Businesses are back from lockdown, but customers are staying away

Empty Station

The economy is returning to normal only gradually and business costs are rising, an analysis by the Office for National Statistics shows.

Visitor numbers on high streets, retail parks and shopping centres have increased very little since stores were allowed to open on June 15, rising to only 60 per cent of last year’s levels, from 50 per cent after the restrictions were eased.

The proportion of adults shopping for anything but the basics increased to 19 per cent from 13 per cent the previous week and 5 per cent four weeks earlier, the ONS work showed.

Rishi Sunak, the chancellor, acknowledged on Wednesday that there had been a bounce after restrictions were eased, but that activity had then dipped back.

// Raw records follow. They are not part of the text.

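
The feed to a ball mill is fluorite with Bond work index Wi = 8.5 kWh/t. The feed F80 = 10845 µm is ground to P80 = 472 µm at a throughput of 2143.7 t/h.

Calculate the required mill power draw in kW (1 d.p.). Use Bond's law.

P = 6637.4 kW

Bond: W = 10·Wi·(1/√P80 − 1/√F80)
W = 10·8.5·(1/√472 − 1/√10845) = 10·8.5·(0.036426) = 3.0962 kWh/t
P = W·T = 3.0962·2143.7 = 6637.4 kW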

GDP figures this week showed the economy had grown by a modest 1.8 per cent in May compared with April, far below forecasts and leaving the economy still roughly 20 per cent smaller than it was at the start of the year.

Figures from the ONS’s coronavirus economic indicators survey, some of which include the opening of pubs and hairdressers and date up to July 12, show a lacklustre bounceback from lockdown and new cost pressures.

Nine in ten businesses in the accommodation and food services sector reported higher operating costs between June 15 and June 28 because of the implementation of safety measures ahead of opening on July 4, while 72.6 per cent of all businesses said the same.

The higher costs come at a time of stretched balance sheets, with more than a million companies using one of the government’s loan schemes. Two in five of the 5,527 companies that responded to the ONS survey said that they had less than six months’ cash reserves.

Half of working adults are now leaving home and commuting to the workplace, up from 37 per cent in mid-May. Of businesses that are trading, the ONS found that 8 per cent of their total workforce had returned from furlough and 4 per cent from remote working.